By June, the Boston-based behemoth plans to offer four new funds to the lineup, which has grown 248% since 2003.
The new Fidelity Freedom 2045, Fidelity Advisor Freedom 2045, Fidelity Freedom 2050 and Fidelity Advisor Freedom 2050 are geared to addressing the needs of younger investors just coming into the market, the company said.
"We're delighted to be able to offer younger retirement investors access to new Freedom Funds that correspond to their target retirement dates," said Scott L. Gilmour, senior vice president of the Fidelity Institutional Retirement Services Co. "Lifecycle finds are the lynchpin to helping millions of Americans prepare to finance their retirement years."
In addition, the new Strategic Real Return fund, and accompanying advisor share class, combine inflation-protected debt securities, floating rate loans, notes linked to commodities, and real estate investment trusts to provide a fund that is not too risky, but that outpaces inflation.
"The addition of the Strategic Real Return Fund to the lineups of the Fidelity and Advisor Freedom Funds will provide the portfolios with additional diversification as well as hedge against inflation," said Lynne A. Goldman, senior vice presidents of investment product management and development.
Finally, Fidelity will increase the "roll-down" period of the Freedom Fund products, through which the lifecycle funds are moved into a correlating Freedom Income Fund. To account for longer life expectancies and increasing costs of healthcare, the roll down has been extended from between five and 10 years after the client's anticipated target retirement date to between 10 and 15 years.

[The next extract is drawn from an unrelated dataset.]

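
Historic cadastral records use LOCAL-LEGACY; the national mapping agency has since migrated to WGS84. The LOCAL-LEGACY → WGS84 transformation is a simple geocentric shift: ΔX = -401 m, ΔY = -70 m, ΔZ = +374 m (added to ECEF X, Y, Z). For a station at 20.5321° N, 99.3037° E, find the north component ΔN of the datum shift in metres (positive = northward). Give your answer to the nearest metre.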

Also, Fidelity will swap 5% of the portfolios' domestic equity allocations for international equities.
With these moves, said Senior Vice President of Mutual Fund Product Management John Sweeny, "We believe that we're assisting individual investors, as well as investment professionals and their clients, by reducing the possibility that Americans will outlive their hard-earned retirement savings."